Береза, по гороскопу друидов, — мое дерево. Я рожден в день русской березы, в единственный такой день в году, — 24 июня. Это венец летнего солнцестояния, пик лета, далее «золотое руно» сжимается, и это грустно. Что-то выходит за пределы, я родился не днем, а ночью, как записано отцом в моей метрике. Однако ведь накануне рассвета, и потому моя фамилия дневная, солнцеликая. Что-то не вполне вероятное и в том, что мать моя — Мария, а почти отец мой, отец отца, большой отец — дедушка тоже Иосиф. Фамилия наша Золотаревы от «соло» — «солнце», от него образовано «золото» — «золотой» — солнечный, небесный металл, растворить который не берется даже «царская водка», адская смесь из соляной и серной кислот. И все мне это дано, не придумано мной, как и то, что я — Леонард, «льву подобный», тезка самого Леонарда да Винчи. И если вдуматься, я же сын Сергея Есенина, призвавшего меня в поэзию, ибо Есенин — одногодок, оказывается, отца моего. Вот сколько мифов во мне и вокруг...
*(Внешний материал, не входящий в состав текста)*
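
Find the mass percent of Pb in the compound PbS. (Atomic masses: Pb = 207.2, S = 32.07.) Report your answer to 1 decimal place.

86.6%

Molar mass = 1(207.2) + 1(32.07) = 239.270 g/mol
Mass of Pb per mole = 1 × 207.2 = 207.200 g
% Pb = 207.200 / 239.270 × 100 = 86.6%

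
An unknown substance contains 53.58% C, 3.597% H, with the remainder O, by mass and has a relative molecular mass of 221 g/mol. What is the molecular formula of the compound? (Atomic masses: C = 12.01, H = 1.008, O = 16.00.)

Assume 100 g: 53.58 g C, 3.597 g H, 42.823 g O.
C: 53.58 g ÷ 12.01 g/mol = 4.461 mol
H: 3.597 g ÷ 1.008 g/mol = 3.568 mol
O: 42.823 g ÷ 16.00 g/mol = 2.676 mol
Divide by the smallest (2.676 mol O): C 1.667, H 1.333, O 1.000
×3: C 5.00, H 4.00, O 3.00 → C5H4O3
Empirical-formula mass = 112.08 g/mol
n = 221 / 112.08 = 1.97 ≈ 2
Molecular formula = (C5H4O3)×2 = C10H8O6

C10H8O6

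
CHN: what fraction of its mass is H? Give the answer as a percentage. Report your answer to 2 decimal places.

3.73%

Molar mass = 1(12.01) + 1(1.008) + 1(14.01) = 27.028 g/mol
Mass of H per mole = 1 × 1.008 = 1.008 g
% H = 1.008 / 27.028 × 100 = 3.73%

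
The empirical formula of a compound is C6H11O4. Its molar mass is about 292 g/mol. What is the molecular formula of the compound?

Empirical-formula mass = 147.15 g/mol
n = 292 / 147.15 = 1.98 ≈ 2
Molecular formula = (C6H11O4)2 = C12H22O8

C12H22O8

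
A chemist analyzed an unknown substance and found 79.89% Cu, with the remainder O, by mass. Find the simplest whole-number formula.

Assume 100 g: 79.89 g Cu, 20.11 g O.
n(Cu) = 79.89/63.55 = 1.257, n(O) = 20.11/16.00 = 1.257
Smallest is O at 1.257 mol; normalising gives Cu 1.000, O 1.000
≈ 1:1 → CuO

CuO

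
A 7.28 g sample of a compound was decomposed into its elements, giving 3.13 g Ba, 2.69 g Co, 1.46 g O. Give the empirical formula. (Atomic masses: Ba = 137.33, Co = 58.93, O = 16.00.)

BaCo2O4

n(Ba) = 3.13/137.33 = 0.02279, n(Co) = 2.69/58.93 = 0.04565, n(O) = 1.46/16.00 = 0.09125
Smallest is Ba at 0.02279 mol; normalising gives Ba 1.000, Co 2.003, O 4.004
→ BaCo2O4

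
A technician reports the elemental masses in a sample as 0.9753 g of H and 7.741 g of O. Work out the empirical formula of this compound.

H2O

Moles — H: 0.9753 / 1.008 = 0.9676 mol; O: 7.741 / 16.00 = 0.4838 mol
Divide by the smallest (0.4838 mol O): H 2.000, O 1.000
→ H2O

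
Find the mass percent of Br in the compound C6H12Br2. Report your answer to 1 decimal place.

65.5%

Molar mass = 6(12.01) + 12(1.008) + 2(79.90) = 243.956 g/mol
Mass of Br per mole = 2 × 79.90 = 159.800 g
% Br = 159.800 / 243.956 × 100 = 65.5%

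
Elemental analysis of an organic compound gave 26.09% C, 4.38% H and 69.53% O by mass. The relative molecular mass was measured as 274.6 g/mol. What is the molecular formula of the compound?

C6H12O12

Assume 100 g: 26.09 g C, 4.38 g H, 69.53 g O.
n(C) = 26.09/12.01 = 2.172, n(H) = 4.38/1.008 = 4.345, n(O) = 69.53/16.00 = 4.346
Smallest is C at 2.172 mol; normalising gives C 1.000, H 2.000, O 2.000
→ CH2O2
Empirical-formula mass = 46.03 g/mol
n = 274.6 / 46.03 = 5.97 ≈ 6
Molecular formula = (CH2O2)×6 = C6H12O12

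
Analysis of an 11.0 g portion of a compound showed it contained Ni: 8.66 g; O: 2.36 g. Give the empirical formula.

n(Ni) = 8.66/58.69 = 0.1476, n(O) = 2.36/16.00 = 0.1475
Smallest is O at 0.1475 mol; normalising gives Ni 1.000, O 1.000
≈ 1:1 → NiO

NiO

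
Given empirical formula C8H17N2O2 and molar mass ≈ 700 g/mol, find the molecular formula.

C32H68N8O8

Empirical-formula mass = 173.24 g/mol
n = 700 / 173.24 = 4.04 ≈ 4
Molecular formula = (C8H17N2O2)4 = C32H68N8O8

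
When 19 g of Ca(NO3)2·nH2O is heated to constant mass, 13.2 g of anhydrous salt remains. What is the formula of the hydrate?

Ca(NO3)2·4H2O

Mass of water lost = 19 − 13.2 = 5.8 g → 5.8 / 18.02 = 0.3219 mol H2O
Molar mass of Ca(NO3)2 = 164.10 g/mol → mol Ca(NO3)2 = 13.2 / 164.10 = 0.08044
n = 0.3219 / 0.08044 = 4.00 ≈ 4 → Ca(NO3)2·4H2O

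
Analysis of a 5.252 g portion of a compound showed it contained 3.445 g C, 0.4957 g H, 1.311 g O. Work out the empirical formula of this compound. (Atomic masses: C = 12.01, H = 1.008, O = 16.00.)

C7H12O2

C: 3.445 g ÷ 12.01 g/mol = 0.2868 mol
H: 0.4957 g ÷ 1.008 g/mol = 0.4918 mol
O: 1.311 g ÷ 16.00 g/mol = 0.08194 mol
Divide by the smallest (0.08194 mol O): C 3.501, H 6.002, O 1.000
Scaling by 2: C 7.00, H 12.00, O 2.00 → C7H12O2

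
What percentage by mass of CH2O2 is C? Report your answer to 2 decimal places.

Molar mass = 1(12.01) + 2(1.008) + 2(16.00) = 46.026 g/mol
Mass of C per mole = 1 × 12.01 = 12.010 g
% C = 12.010 / 46.026 × 100 = 26.09%

26.09%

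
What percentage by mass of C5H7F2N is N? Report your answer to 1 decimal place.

Molar mass = 5(12.01) + 7(1.008) + 2(19.00) + 1(14.01) = 119.116 g/mol
Mass of N per mole = 1 × 14.01 = 14.010 g
% N = 14.010 / 119.116 × 100 = 11.8%

11.8%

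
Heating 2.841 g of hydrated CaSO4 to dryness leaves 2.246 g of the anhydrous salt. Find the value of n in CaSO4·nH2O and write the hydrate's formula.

CaSO4·2H2O

Mass of water lost = 2.841 − 2.246 = 0.595 g → 0.595 / 18.02 = 0.03302 mol H2O
Molar mass of CaSO4 = 136.15 g/mol → mol CaSO4 = 2.246 / 136.15 = 0.0165
n = 0.03302 / 0.0165 = 2.00 ≈ 2 → CaSO4·2H2O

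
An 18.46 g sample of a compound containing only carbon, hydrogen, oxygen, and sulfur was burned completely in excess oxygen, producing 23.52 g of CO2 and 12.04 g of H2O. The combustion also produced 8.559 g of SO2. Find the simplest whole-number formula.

C4H10O3S

mol C = 23.52 / 44.01 = 0.5344; mass C = 0.5344 × 12.01 = 6.418 g
mol H = 2 × (12.04 / 18.02) = 1.336; mass H = 1.336 × 1.008 = 1.347 g
mol S = 8.559 / 64.07 = 0.1336; mass S = 4.284 g
mass O = 18.46 − (12.05) = 6.410 g → mol O = 0.4007
Divide by the smallest (0.1336 mol S): C 4.001, H 10.003, O 2.999, S 1.000
→ C4H10O3S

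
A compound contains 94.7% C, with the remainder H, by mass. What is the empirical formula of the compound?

Assume 100 g: 94.7 g C, 5.3 g H.
Moles — C: 94.7 / 12.01 = 7.885 mol; H: 5.3 / 1.008 = 5.258 mol
Divide by the smallest (5.258 mol H): C 1.500, H 1.000
Scaling by 2: C 3.00, H 2.00 → C3H2

C3H2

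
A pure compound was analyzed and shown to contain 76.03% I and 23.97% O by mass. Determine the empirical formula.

Assume 100 g: 76.03 g I, 23.97 g O.
I: 76.03 g ÷ 126.90 g/mol = 0.5991 mol
O: 23.97 g ÷ 16.00 g/mol = 1.498 mol
Divide by the smallest (0.5991 mol I): I 1.000, O 2.500
Multiply by 2: I 2.00, O 5.00 → I2O5

I2O5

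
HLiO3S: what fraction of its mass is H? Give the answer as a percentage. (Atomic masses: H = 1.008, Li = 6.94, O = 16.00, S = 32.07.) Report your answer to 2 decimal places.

Molar mass = 1(1.008) + 1(6.94) + 3(16.00) + 1(32.07) = 88.018 g/mol
Mass of H per mole = 1 × 1.008 = 1.008 g
% H = 1.008 / 88.018 × 100 = 1.15%

1.15%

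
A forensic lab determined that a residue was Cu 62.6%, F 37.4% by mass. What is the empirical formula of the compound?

CuF2

Assume 100 g: 62.6 g Cu, 37.4 g F.
Moles — Cu: 62.6 / 63.55 = 0.9851 mol; F: 37.4 / 19.00 = 1.968 mol
Ratios (÷ 0.9851): Cu 1.000, F 1.998
≈ 1:2 → CuF2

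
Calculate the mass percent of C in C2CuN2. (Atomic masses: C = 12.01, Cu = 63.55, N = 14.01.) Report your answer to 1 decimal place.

20.8%

Molar mass = 2(12.01) + 1(63.55) + 2(14.01) = 115.590 g/mol
Mass of C per mole = 2 × 12.01 = 24.020 g
% C = 24.020 / 115.590 × 100 = 20.8%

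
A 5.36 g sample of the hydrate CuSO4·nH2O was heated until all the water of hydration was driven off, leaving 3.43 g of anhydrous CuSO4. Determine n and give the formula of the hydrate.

CuSO4·5H2O

Mass of water lost = 5.36 − 3.43 = 1.93 g → 1.93 / 18.02 = 0.1071 mol H2O
Molar mass of CuSO4 = 159.62 g/mol → mol CuSO4 = 3.43 / 159.62 = 0.02149
n = 0.1071 / 0.02149 = 4.98 ≈ 5 → CuSO4·5H2O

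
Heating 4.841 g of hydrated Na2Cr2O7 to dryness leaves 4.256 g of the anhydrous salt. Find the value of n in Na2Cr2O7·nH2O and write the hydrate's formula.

Mass of water lost = 4.841 − 4.256 = 0.585 g → 0.585 / 18.02 = 0.03246 mol H2O
Molar mass of Na2Cr2O7 = 261.98 g/mol → mol Na2Cr2O7 = 4.256 / 261.98 = 0.01625
n = 0.03246 / 0.01625 = 2.00 ≈ 2 → Na2Cr2O7·2H2O

Na2Cr2O7·2H2O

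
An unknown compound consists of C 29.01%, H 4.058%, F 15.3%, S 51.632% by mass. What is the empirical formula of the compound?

Assume 100 g: 29.01 g C, 4.058 g H, 15.3 g F, 51.632 g S.
Moles — C: 29.01 / 12.01 = 2.415 mol; H: 4.058 / 1.008 = 4.026 mol; F: 15.3 / 19.00 = 0.8053 mol; S: 51.632 / 32.07 = 1.61 mol
Ratios (÷ 0.8053): C 3.000, H 4.999, F 1.000, S 1.999
→ C3H5FS2

C3H5FS2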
С детства стою я за имя свое. Диктовали: фамилию смени на материну (Нижевясова) — «ниже вяза», ибо отцова нехороша (отец мой сгинул в 37-м). И имя мое, где только могут, на почте, в паспортном столе, в домовых, писательских, любых списках, даже в первой журнальной публикации (журнал «Наш современник», 1971 г.) пишут, печатают, переводят частенько на «Леонид». Моего имени нет в святцах, потому при крещении и дано мне православное, но вроде исконое «Леонид». Имя мое — Леонард! И это меня возбуждает, заставляет держаться. Леонардо да Винчи, — звучит!.. Отступись, — был бы я Леонид Нижевясов, а так — Леонард Золотарев. Вроде как американский писатель не О’Генри, а Билли Портер, француз не Стендаль, а Анри Бейль, у нас в России не Андрей Белый, а Василий Бугаев, не Игорь Северянин, а Лотарев...
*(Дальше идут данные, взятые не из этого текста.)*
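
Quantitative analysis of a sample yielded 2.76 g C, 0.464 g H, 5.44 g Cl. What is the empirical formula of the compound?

Moles — C: 2.76 / 12.01 = 0.2298 mol; H: 0.464 / 1.008 = 0.4603 mol; Cl: 5.44 / 35.45 = 0.1535 mol
Ratios (÷ 0.1535): C 1.498, H 3.000, Cl 1.000
Scaling by 2: C 3.00, H 6.00, Cl 2.00 → C3H6Cl2

C3H6Cl2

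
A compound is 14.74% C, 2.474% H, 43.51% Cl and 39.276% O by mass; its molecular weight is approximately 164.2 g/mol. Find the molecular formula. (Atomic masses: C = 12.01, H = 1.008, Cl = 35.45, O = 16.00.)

C2H4Cl2O4

Assume 100 g: 14.74 g C, 2.474 g H, 43.51 g Cl, 39.276 g O.
n(C) = 14.74/12.01 = 1.227, n(H) = 2.474/1.008 = 2.454, n(Cl) = 43.51/35.45 = 1.227, n(O) = 39.276/16.00 = 2.455
Divide by the smallest (1.227 mol C): C 1.000, H 2.000, Cl 1.000, O 2.000
Ratio ≈ 1:2:1:2, so the empirical formula is CH2ClO2
Empirical-formula mass = 81.48 g/mol
n = 164.2 / 81.48 = 2.02 ≈ 2
Molecular formula = (CH2ClO2)×2 = C2H4Cl2O4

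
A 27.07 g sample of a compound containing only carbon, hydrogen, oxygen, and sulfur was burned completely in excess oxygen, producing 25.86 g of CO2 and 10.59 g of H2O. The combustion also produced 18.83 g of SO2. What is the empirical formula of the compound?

mol C = 25.86 / 44.01 = 0.5876; mass C = 0.5876 × 12.01 = 7.057 g
mol H = 2 × (10.59 / 18.02) = 1.175; mass H = 1.175 × 1.008 = 1.185 g
mol S = 18.83 / 64.07 = 0.2939; mass S = 9.425 g
mass O = 27.07 − (17.67) = 9.403 g → mol O = 0.5877
Divide by the smallest (0.2939 mol S): C 1.999, H 3.999, O 2.000, S 1.000
≈ 2:4:2:1 → C2H4O2S

C2H4O2S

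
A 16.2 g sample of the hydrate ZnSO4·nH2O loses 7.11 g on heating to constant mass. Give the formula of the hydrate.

ZnSO4·7H2O

Mass of anhydrous ZnSO4 = 16.2 − 7.11 = 9.09 g
mol H2O = 7.11 / 18.02 = 0.3946
Molar mass of ZnSO4 = 161.45 g/mol → mol ZnSO4 = 9.09 / 161.45 = 0.0563
n = 0.3946 / 0.0563 = 7.01 ≈ 7 → ZnSO4·7H2O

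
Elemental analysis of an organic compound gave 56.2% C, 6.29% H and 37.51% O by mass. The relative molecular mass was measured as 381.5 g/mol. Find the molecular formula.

C18H24O9

Assume 100 g: 56.2 g C, 6.29 g H, 37.51 g O.
Moles — C: 56.2 / 12.01 = 4.679 mol; H: 6.29 / 1.008 = 6.24 mol; O: 37.51 / 16.00 = 2.344 mol
Ratios (÷ 2.344): C 1.996, H 2.662, O 1.000
Multiply by 3: C 5.99, H 7.99, O 3.00 → C6H8O3
Empirical-formula mass = 128.12 g/mol
n = 381.5 / 128.12 = 2.98 ≈ 3
Molecular formula = (C6H8O3)×3 = C18H24O9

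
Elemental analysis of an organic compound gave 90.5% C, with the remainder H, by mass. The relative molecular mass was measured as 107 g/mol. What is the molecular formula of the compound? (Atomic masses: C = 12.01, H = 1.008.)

C8H10

Assume 100 g: 90.5 g C, 9.5 g H.
n(C) = 90.5/12.01 = 7.535, n(H) = 9.5/1.008 = 9.425
Ratios (÷ 7.535): C 1.000, H 1.251
Scaling by 4: C 4.00, H 5.00 → C4H5
Empirical-formula mass = 53.08 g/mol
n = 107 / 53.08 = 2.02 ≈ 2
Molecular formula = (C4H5)×2 = C8H10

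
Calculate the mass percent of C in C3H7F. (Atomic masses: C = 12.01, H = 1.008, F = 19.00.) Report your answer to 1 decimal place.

Molar mass = 3(12.01) + 7(1.008) + 1(19.00) = 62.086 g/mol
Mass of C per mole = 3 × 12.01 = 36.030 g
% C = 36.030 / 62.086 × 100 = 58.0%

58.0%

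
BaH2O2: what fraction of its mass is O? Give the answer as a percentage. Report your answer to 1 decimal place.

18.7%

Molar mass = 1(137.33) + 2(1.008) + 2(16.00) = 171.346 g/mol
Mass of O per mole = 2 × 16.00 = 32.000 g
% O = 32.000 / 171.346 × 100 = 18.7%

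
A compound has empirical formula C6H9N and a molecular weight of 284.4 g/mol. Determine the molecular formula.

Empirical-formula mass = 95.14 g/mol
n = 284.4 / 95.14 = 2.99 ≈ 3
Molecular formula = (C6H9N)3 = C18H27N3

C18H27N3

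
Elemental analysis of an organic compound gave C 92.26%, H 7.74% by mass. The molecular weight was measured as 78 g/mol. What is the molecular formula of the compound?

C6H6

Assume 100 g: 92.26 g C, 7.74 g H.
n(C) = 92.26/12.01 = 7.682, n(H) = 7.74/1.008 = 7.679
Ratios (÷ 7.679): C 1.000, H 1.000
Ratio ≈ 1:1, so the empirical formula is CH
Empirical-formula mass = 13.02 g/mol
n = 78 / 13.02 = 5.99 ≈ 6
Molecular formula = (CH)×6 = C6H6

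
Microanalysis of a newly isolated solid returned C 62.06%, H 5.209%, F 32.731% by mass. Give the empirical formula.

Assume 100 g: 62.06 g C, 5.209 g H, 32.731 g F.
C: 62.06 g ÷ 12.01 g/mol = 5.167 mol
H: 5.209 g ÷ 1.008 g/mol = 5.168 mol
F: 32.731 g ÷ 19.00 g/mol = 1.723 mol
Smallest is F at 1.723 mol; normalising gives C 3.000, H 3.000, F 1.000
Ratio ≈ 3:3:1, so the empirical formula is C3H3F

C3H3F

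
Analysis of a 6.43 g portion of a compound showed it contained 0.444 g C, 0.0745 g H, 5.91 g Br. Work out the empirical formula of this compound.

CH2Br2

Moles — C: 0.444 / 12.01 = 0.03697 mol; H: 0.0745 / 1.008 = 0.07391 mol; Br: 5.91 / 79.90 = 0.07397 mol
Divide by the smallest (0.03697 mol C): C 1.000, H 1.999, Br 2.001
Ratio ≈ 1:2:2, so the empirical formula is CH2Br2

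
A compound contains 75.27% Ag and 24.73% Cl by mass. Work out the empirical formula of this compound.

Assume 100 g: 75.27 g Ag, 24.73 g Cl.
n(Ag) = 75.27/107.87 = 0.6978, n(Cl) = 24.73/35.45 = 0.6976
Ratios (÷ 0.6976): Ag 1.000, Cl 1.000
≈ 1:1 → AgCl

AgCl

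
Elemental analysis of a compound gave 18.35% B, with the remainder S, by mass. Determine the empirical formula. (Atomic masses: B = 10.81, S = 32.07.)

Assume 100 g: 18.35 g B, 81.65 g S.
B: 18.35 g ÷ 10.81 g/mol = 1.698 mol
S: 81.65 g ÷ 32.07 g/mol = 2.546 mol
Smallest is B at 1.698 mol; normalising gives B 1.000, S 1.500
Multiply by 2: B 2.00, S 3.00 → B2S3

B2S3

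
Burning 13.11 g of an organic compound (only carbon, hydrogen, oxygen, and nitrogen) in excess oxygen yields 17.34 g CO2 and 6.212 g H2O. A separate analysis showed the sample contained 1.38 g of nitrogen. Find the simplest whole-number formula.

C4H7NO4

mol C = 17.34 / 44.01 = 0.3940; mass C = 0.3940 × 12.01 = 4.732 g
mol H = 2 × (6.212 / 18.02) = 0.6895; mass H = 0.6895 × 1.008 = 0.6950 g
mol N = 1.38 / 14.01 = 0.09850
mass O = 13.11 − (6.807) = 6.303 g → mol O = 0.3939
Divide by the smallest (0.0985 mol N): C 4.000, H 6.999, N 1.000, O 3.999
Ratio ≈ 4:7:1:4, so the empirical formula is C4H7NO4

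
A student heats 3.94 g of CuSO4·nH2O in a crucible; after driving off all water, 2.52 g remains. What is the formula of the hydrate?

Mass of water lost = 3.94 − 2.52 = 1.42 g → 1.42 / 18.02 = 0.0788 mol H2O
Molar mass of CuSO4 = 159.62 g/mol → mol CuSO4 = 2.52 / 159.62 = 0.01579
n = 0.0788 / 0.01579 = 4.99 ≈ 5 → CuSO4·5H2O

CuSO4·5H2O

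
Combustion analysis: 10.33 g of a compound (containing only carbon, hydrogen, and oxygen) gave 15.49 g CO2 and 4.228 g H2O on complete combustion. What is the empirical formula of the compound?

C3H4O3

mol C = 15.49 / 44.01 = 0.3520; mass C = 0.3520 × 12.01 = 4.227 g
mol H = 2 × (4.228 / 18.02) = 0.4693; mass H = 0.4693 × 1.008 = 0.4730 g
mass O = 10.33 − (4.700) = 5.630 g → mol O = 0.3519
Smallest is O at 0.3519 mol; normalising gives C 1.000, H 1.334, O 1.000
Multiply by 3: C 3.00, H 4.00, O 3.00 → C3H4O3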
Священное «семь» — твое имя отцово,
Плюс «два» роковых у меня.
По «девять» у нас полыхают пунцово.
Когда мы седлаем коня.
(Золотарев — Лотарев — Северянин).
Я — «30 Лотарев», всего один,
А Лотаревых — тридцать.
Упорство вырабатывает характер. Одно название «Глагол» — первого поэтического сборника — чего стоит. Лет пятнадцать мурыжили, пока что-то не рухнуло в мире, и это как-то само издалось с «глагольным» названием...
Сижу под Березой, а ведь сумерки, да комарье — «гундосики» — в брови, в ухо, в глаза. И на плечи мне валится сухой березовый лист («сухой лист» — у нас такой, а у бразильцев другой — мимо защитника, подкрученный мяч). И от Проказинки, что за речкой, идет сюда, извивами движется, дым («и дым Отечества нам сладок и приятен»). И все это во мне и вокруг меня, лезет в голову всякая мистика... осень падает с листика... осень, осень — милости просим...
По Велимиру Хлебникову, человеческий дух находится сразу в трех измерениях — в прошлом, настоящем и будущем. И, что интересно, тени былого оживают, заполняют долину, качаются, изгибаются, как столбы дымовые, над хатами. И дымы, туманы, тени былого — это леди Макбет Мценского уезда, даже Лев Николаевич Толстой с Абрикосовым — пчеловодом, к которому писатель наезжал на хутор Затишье — в Синяевский... Из какого слоя извлекаю я силой духа волны собственного воображения...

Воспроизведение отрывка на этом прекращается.